I havent added any controlnet features or actually any img to img features because the idea is to get images directly from a shot list. Thats not to say it won't look a million times better if I do but it will be difficult to automate so maybe later I will try and incorporate those options.
I looked at Gligen and at composable diffusion/latent couple as I thought they could be very useful, but right now if I use a wide image format they tend to create multiples even more than normal SD which defeats the purpose of a composable image.
I want to properly incorporate Seeds as they will be useful for a consistent look across shots and that is my very next thing to do. INCORPORATED
- Create a conda environment. I used python 3.10
- Activate
- git clone the above repo to a local folder or if you have a SD local installation, then install there as it should work without having to again install stable diffusion as long as its in the same directory as the model files. NOTE will look at adding a path setting so this is easier.
- pip install PyQt5
- conda install pandas
- conda install pytorch torchvision torchaudio pytorch-cuda=11.8 -c pytorch -c nvidia DEPENDS ON SYSTEM BUT INSTALL PYTORCH
- pip install diffusers
- pip install git+https://github.com/huggingface/transformers ******************NEED TRANSFORMERS FROM SOURCE ******************
- pip install accelerate
Then you need to go and get folders and files from Stability AI. The one I used was at hugging face
However I realise that I could reduce the download substantially by not using the safetensors files:- below is the folders and files I am using. Most of them are from that huggingface repository but the really cut back model is here and the qss sheet is from here
I have added the ability to change styles and put a few stylesheets in the styles folder the extra styles come from here
Change the qss stylesheet file in settings. as I am currently forcing people to use this- Let people choose model in the app. The app currently selects whichever model is in the current folder. ***This is actually not as trivial as it should be ***
Selectable SEEDS so that you can get a consistent look across shots.completeInvestigate incorporating seed, prompt and model used into image metadata. I have added it, now to add a viewer to see it.- Allow changing image size/aspect ratio
- Maybe CFG_Scale but perhaps just change to the most likely to replicate the prompt.
- Make it look a lot better. I have incorporated styles but it still needs work and consistency.
- Incorporate Gligen or Composable diffusion/latent couple.

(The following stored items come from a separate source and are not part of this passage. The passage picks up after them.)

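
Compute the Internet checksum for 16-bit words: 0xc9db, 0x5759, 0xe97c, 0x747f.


Sum all words (with carry folding):
+ 0xc9db = 0xc9db
+ 0x5759 = 0x2135
+ 0xe97c = 0x0ab2
+ 0x747f = 0x7f31
One's complement: ~0x7f31
Checksum = 0x80ce


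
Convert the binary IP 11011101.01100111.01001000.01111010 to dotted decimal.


11011101 = 221
01100111 = 103
01001000 = 72
01111010 = 122
IP: 221.103.72.122


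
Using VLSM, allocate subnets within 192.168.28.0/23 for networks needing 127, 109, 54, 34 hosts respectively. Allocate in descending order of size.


127 hosts -> /24 (254 usable): 192.168.28.0/24
109 hosts -> /25 (126 usable): 192.168.29.0/25
54 hosts -> /26 (62 usable): 192.168.29.128/26
34 hosts -> /26 (62 usable): 192.168.29.192/26
Allocation: 192.168.28.0/24 (127 hosts, 254 usable); 192.168.29.0/25 (109 hosts, 126 usable); 192.168.29.128/26 (54 hosts, 62 usable); 192.168.29.192/26 (34 hosts, 62 usable)


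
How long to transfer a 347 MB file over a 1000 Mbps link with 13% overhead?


Effective throughput = 1000 * (1 - 13/100) = 870 Mbps
File size in Mb = 347 * 8 = 2776 Mb
Time = 2776 / 870
Time = 3.1908 seconds


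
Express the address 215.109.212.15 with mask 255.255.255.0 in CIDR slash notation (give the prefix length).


Binary: 11111111.11111111.11111111.00000000
Count leading 1s
Prefix: /24


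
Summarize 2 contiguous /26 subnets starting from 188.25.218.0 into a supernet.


Original prefix: /26
Number of subnets: 2 = 2^1
New prefix = 26 - 1 = 25
Supernet: 188.25.218.0/25


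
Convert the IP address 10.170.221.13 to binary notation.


10 = 00001010
170 = 10101010
221 = 11011101
13 = 00001101
Binary: 00001010.10101010.11011101.00001101


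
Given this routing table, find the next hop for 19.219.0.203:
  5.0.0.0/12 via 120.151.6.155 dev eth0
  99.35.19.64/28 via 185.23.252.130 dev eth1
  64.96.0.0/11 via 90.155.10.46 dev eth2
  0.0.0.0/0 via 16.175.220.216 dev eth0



Longest prefix match for 19.219.0.203:
  /12 5.0.0.0: no
  /28 99.35.19.64: no
  /11 64.96.0.0: no
  /0 0.0.0.0: MATCH
Selected: next-hop 16.175.220.216 via eth0 (matched /0)


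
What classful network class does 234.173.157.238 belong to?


First octet: 234
Binary: 11101010
1110xxxx -> Class D (224-239)
Class D (multicast), default mask N/A


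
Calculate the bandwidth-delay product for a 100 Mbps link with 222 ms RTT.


BDP = bandwidth * RTT
= 100 Mbps * 222 ms
= 100 * 1e6 * 222 / 1000 bits
= 22200000 bits
= 2775000 bytes
= 2709.9609 KB
BDP = 22200000 bits (2775000 bytes)


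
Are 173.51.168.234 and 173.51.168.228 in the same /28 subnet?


Mask: 255.255.255.240
173.51.168.234 AND mask = 173.51.168.224
173.51.168.228 AND mask = 173.51.168.224
Yes, same subnet (173.51.168.224)


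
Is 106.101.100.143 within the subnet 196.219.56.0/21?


Subnet network: 196.219.56.0
Test IP AND mask: 106.101.96.0
No, 106.101.100.143 is not in 196.219.56.0/21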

I might offer these as options at 512 x 512 right now.
- Hook it up properly with Aubrushli itself and indeed with the StoryBoard Module.
- Clean up code, I wasn't planning on a full app it just is increasingly going that way and right now spaghetti code and technical debt is increasing. I have created a sql boiler plate file which I will be updating and similarily I will look at the PYQT5 widgets etc that I repeat a lot.
Anyway thats the initial readme, lots to add, watch this space.